Example of Using Kepler with eBPF in Kubernetes
Let’s walk through a simple use case of using Kepler for monitoring and optimizing resources in a Kubernetes cluster:
- Install Kepler:
To install Kepler on a Kubernetes cluster, you can use Helm, a Kubernetes package manager:
helm repo add kepler https://helm.kepler.dev
helm install kepler kepler/kepler --namespace kepler
- Monitor Resource Consumption:
Once installed, Kepler starts collecting eBPF-based resource metrics at the kernel level. You can use Prometheus to collect metrics from Kepler, and Grafana to visualize these metrics.
Kepler exposes metrics for the following:
- CPU usage per container
- Memory consumption per container
- Network traffic per container and pod
-
Disk I/O metrics
- View Metrics in Grafana:
You can access the Kepler dashboard in Grafana, which provides an intuitive view of your Kubernetes workloads’ resource usage.
For example, you might see the following graphs in Grafana:
- A line chart showing CPU usage for each container in a given pod.
- A bar chart comparing memory usage across namespaces.
-
Heatmaps showing network traffic and disk I/O for each container or pod.
- Optimize Resource Requests:
Using the data provided by Kepler, you can identify under-utilized containers or pods that are consuming excessive resources. This allows you to make informed decisions on adjusting resource requests and limits in your Kubernetes configurations, improving overall cluster efficiency and reducing costs.

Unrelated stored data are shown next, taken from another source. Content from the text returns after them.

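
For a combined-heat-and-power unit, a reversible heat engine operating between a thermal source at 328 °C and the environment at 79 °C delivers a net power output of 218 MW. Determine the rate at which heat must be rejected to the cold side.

Q̇_C ≈ 308 MW

T_H = 328 °C → 328 + 273.15 = 601.15 K.
T_C = 79 °C → 79 + 273.15 = 352.15 K.
The Carnot efficiency is η = 1 − T_C/T_H = 1 − 352.15/601.15 = 0.4142.
Since Q_C/Q_H = T_C/T_H and Q_H = W/η, Q_C = W·T_C/(T_H − T_C) = 218 × 352.15/249.00 = 308 MW.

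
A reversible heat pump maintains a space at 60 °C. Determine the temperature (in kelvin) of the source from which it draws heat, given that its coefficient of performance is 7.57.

T_H = 60 °C → 60 + 273.15 = 333.15 K.
COP_HP = T_H/(T_H − T_C) ⇒ T_C = T_H·(COP_HP − 1)/COP_HP = 333.15 × (7.57 − 1)/7.57 = 289.1 K.

T_C ≈ 289.1 K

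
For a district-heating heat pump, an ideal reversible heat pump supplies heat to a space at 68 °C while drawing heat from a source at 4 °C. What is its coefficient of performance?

COP_HP ≈ 5.330

T_H = 68 °C → 68 + 273.15 = 341.15 K.
T_C = 4 °C → 4 + 273.15 = 277.15 K.
COP_HP = T_H/(T_H − T_C) = 341.15/(341.15 − 277.15) = 5.330.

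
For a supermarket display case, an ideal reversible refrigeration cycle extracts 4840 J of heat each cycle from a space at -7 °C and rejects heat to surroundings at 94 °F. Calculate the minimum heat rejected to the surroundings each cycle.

T_H = 94 °F → (94 − 32) × 5/9 = 34.44 °C = 307.59 K.
T_C = -7 °C → -7 + 273.15 = 266.15 K.
For a reversible cycle Q_H/Q_C = T_H/T_C, so Q_H = Q_C·T_H/T_C = 4840 × 307.59/266.15 = 5590 J.

Q_H ≈ 5590 J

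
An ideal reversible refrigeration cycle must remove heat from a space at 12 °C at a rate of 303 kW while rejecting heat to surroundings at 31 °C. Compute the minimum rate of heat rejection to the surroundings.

Q̇_H ≈ 323.2 kW

T_H = 31 °C → 31 + 273.15 = 304.15 K.
T_C = 12 °C → 12 + 273.15 = 285.15 K.
For a reversible cycle Q_H/Q_C = T_H/T_C, so Q_H = Q_C·T_H/T_C = 303 × 304.15/285.15 = 323.2 kW.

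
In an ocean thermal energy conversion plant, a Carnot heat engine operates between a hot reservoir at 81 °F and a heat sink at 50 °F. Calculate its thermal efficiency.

η ≈ 0.05734

T_H = 81 °F → (81 − 32) × 5/9 = 27.22 °C = 300.37 K.
T_C = 50 °F → (50 − 32) × 5/9 = 10.00 °C = 283.15 K.
For a reversible engine, η = 1 − T_C/T_H = 1 − 283.15/300.37 = 0.05734.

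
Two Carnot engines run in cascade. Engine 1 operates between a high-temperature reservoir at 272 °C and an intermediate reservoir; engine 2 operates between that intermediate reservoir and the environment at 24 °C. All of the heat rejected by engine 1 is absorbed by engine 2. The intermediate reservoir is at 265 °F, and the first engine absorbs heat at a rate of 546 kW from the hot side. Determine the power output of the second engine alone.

Ẇ₂ ≈ 105.6 kW

T_H = 272 °C → 272 + 273.15 = 545.15 K.
T_C = 24 °C → 24 + 273.15 = 297.15 K.
T_m = 265 °F → (265 − 32) × 5/9 = 129.44 °C = 402.59 K.
Heat entering the second stage: Q_m = Q_H·(T_m/T_H) = 546 × 402.59/545.15 = 403.2 kW.
Second-stage efficiency η₂ = 1 − T_C/T_m = 1 − 297.15/402.59 = 0.2619, so W₂ = η₂·Q_m = 105.6 kW.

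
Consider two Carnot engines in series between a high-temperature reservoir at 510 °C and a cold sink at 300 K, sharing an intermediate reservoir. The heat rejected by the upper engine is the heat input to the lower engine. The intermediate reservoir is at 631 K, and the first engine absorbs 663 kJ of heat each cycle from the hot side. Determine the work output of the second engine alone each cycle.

W₂ ≈ 280.2 kJ

T_H = 510 °C → 510 + 273.15 = 783.15 K.
Heat entering the second stage: Q_m = Q_H·(T_m/T_H) = 663 × 631.00/783.15 = 534.2 kJ.
Second-stage efficiency η₂ = 1 − T_C/T_m = 1 − 300.00/631.00 = 0.5246, so W₂ = η₂·Q_m = 280.2 kJ.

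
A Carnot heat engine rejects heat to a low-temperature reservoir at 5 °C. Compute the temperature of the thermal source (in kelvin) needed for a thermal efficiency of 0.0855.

T_C = 5 °C → 5 + 273.15 = 278.15 K.
From η = 1 − T_C/T_H, solving for T_H gives T_H = T_C/(1 − η) = 278.15/(1 − 0.0855) = 304 K.

T_H ≈ 304 K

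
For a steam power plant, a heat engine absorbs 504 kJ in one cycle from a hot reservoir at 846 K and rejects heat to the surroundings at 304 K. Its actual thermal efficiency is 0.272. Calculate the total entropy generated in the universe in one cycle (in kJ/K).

ΔS_univ ≈ 0.611 kJ/K

W = η·Q_H = 0.272 × 504 = 137.1 kJ, so Q_C = Q_H − W = 366.9 kJ.
Reservoir entropy changes: ΔS_H = −Q_H/T_H = −504/846.00 = -0.5957 kJ/K and ΔS_C = +Q_C/T_C = 366.9/304.00 = 1.207 kJ/K.
ΔS_univ = −Q_H/T_H + Q_C/T_C = 0.611 kJ/K (> 0, since η = 0.272 < η_Carnot = 0.641).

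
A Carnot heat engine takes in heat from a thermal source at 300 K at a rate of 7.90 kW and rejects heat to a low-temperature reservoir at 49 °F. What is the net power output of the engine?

Ẇ ≈ 0.458 kW

T_C = 49 °F → (49 − 32) × 5/9 = 9.44 °C = 282.59 K.
Since the cycle is reversible, η = 1 − T_C/T_H = 1 − 282.59/300.00 = 0.0580.
W = η·Q_H = 0.0580 × 7.90 = 0.458 kW.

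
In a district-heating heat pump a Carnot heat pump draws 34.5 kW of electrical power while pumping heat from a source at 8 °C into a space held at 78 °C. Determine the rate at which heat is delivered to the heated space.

T_H = 78 °C → 78 + 273.15 = 351.15 K.
T_C = 8 °C → 8 + 273.15 = 281.15 K.
The Carnot heat-pump COP is COP_HP = T_H/(T_H − T_C) = 351.15/70.00 = 5.0164.
Q_H = COP_HP · W = 5.0164 × 34.5 = 173 kW.

Q̇_H ≈ 173 kW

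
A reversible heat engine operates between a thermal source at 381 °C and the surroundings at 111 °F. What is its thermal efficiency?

T_H = 381 °C → 381 + 273.15 = 654.15 K.
T_C = 111 °F → (111 − 32) × 5/9 = 43.89 °C = 317.04 K.
Since the cycle is reversible, η = 1 − T_C/T_H = 1 − 317.04/654.15 = 0.515.

η ≈ 0.515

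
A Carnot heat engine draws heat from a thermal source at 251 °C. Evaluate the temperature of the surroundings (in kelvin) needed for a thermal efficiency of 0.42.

T_H = 251 °C → 251 + 273.15 = 524.15 K.
From η = 1 − T_C/T_H, T_C = T_H·(1 − η) = 524.15 × (1 − 0.42) = 304 K.

T_C ≈ 304 K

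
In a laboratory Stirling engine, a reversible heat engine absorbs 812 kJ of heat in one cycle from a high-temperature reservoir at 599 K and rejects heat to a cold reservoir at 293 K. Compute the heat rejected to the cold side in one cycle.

Q_C ≈ 397 kJ

Since the cycle is reversible, η = 1 − T_C/T_H = 1 − 293.00/599.00 = 0.5109.
For a reversible cycle Q_C/Q_H = T_C/T_H, so Q_C = 812 × 293.00/599.00 = 397 kJ.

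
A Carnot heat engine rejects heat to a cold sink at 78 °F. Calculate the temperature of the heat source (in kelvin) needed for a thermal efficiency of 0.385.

T_C = 78 °F → (78 − 32) × 5/9 = 25.56 °C = 298.71 K.
From η = 1 − T_C/T_H, solving for T_H gives T_H = T_C/(1 − η) = 298.71/(1 − 0.385) = 485.7 K.

T_H ≈ 485.7 K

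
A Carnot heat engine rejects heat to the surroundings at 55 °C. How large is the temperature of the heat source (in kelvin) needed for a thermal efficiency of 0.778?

T_C = 55 °C → 55 + 273.15 = 328.15 K.
From η = 1 − T_C/T_H, solving for T_H gives T_H = T_C/(1 − η) = 328.15/(1 − 0.778) = 1478 K.

T_H ≈ 1478 K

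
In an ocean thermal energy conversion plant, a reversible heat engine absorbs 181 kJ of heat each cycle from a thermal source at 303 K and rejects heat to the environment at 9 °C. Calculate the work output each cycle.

W ≈ 12.5 kJ

T_C = 9 °C → 9 + 273.15 = 282.15 K.
Since the cycle is reversible, η = 1 − T_C/T_H = 1 − 282.15/303.00 = 0.0688.
W = η·Q_H = 0.0688 × 181 = 12.5 kJ.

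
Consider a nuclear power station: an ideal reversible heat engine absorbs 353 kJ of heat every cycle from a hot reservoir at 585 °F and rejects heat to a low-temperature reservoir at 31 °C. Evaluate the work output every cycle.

T_H = 585 °F → (585 − 32) × 5/9 = 307.22 °C = 580.37 K.
T_C = 31 °C → 31 + 273.15 = 304.15 K.
The Carnot efficiency is η = 1 − T_C/T_H = 1 − 304.15/580.37 = 0.4759.
W = η·Q_H = 0.4759 × 353 = 168 kJ.

W ≈ 168 kJ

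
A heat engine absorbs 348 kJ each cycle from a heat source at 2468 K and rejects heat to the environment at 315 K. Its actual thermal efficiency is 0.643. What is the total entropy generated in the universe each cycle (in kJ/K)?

ΔS_univ ≈ 0.253 kJ/K

W = η·Q_H = 0.643 × 348 = 223.8 kJ, so Q_C = Q_H − W = 124.2 kJ.
Entropy balance on the reservoirs: −Q_H/T_H = -0.1410 kJ/K, +Q_C/T_C = 0.3944 kJ/K.
ΔS_univ = −Q_H/T_H + Q_C/T_C = 0.253 kJ/K (> 0, since η = 0.643 < η_Carnot = 0.872).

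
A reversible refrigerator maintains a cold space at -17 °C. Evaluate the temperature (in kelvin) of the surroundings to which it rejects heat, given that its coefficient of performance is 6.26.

T_C = -17 °C → -17 + 273.15 = 256.15 K.
COP_R = T_C/(T_H − T_C) ⇒ T_H = T_C·(1 + 1/COP_R) = 256.15 × (1 + 1/6.26) = 297 K.

T_H ≈ 297 K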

Benefits of Using eBPF and Kepler for Kubernetes Monitoring
- Precision: eBPF enables Kepler to collect highly accurate and fine-grained resource metrics at the kernel level.
- Efficiency: By collecting data at the kernel level, Kepler minimizes overhead and provides real-time monitoring with little impact on system performance.
- Visibility: Kepler provides detailed insights into the resource usage of individual containers, helping teams optimize workloads and avoid over-provisioning.
- Cost Savings: With the ability to accurately track resource consumption, Kepler helps Kubernetes users identify inefficiencies and reduce cloud infrastructure costs.
- Scalability: eBPF is efficient even in large-scale Kubernetes environments, making it a perfect fit for monitoring large clusters with many microservices.
Conclusion
Combining eBPF with Kepler for Kubernetes observability provides a next-generation solution for resource monitoring, cost optimization, and performance tuning. Kepler's use of eBPF enables high-precision, low-overhead monitoring of resource consumption at the container level, giving Kubernetes operators the insights needed to optimize workloads and reduce infrastructure costs. As Kubernetes clusters grow in complexity, tools like Kepler powered by eBPF are essential for maintaining efficiency and ensuring that resources are utilized effectively.
With eBPF and Kepler, Kubernetes operators can achieve a new level of observability and efficiency that was previously difficult to attain using traditional monitoring solutions. This combination offers a powerful foundation for managing large-scale cloud-native environments.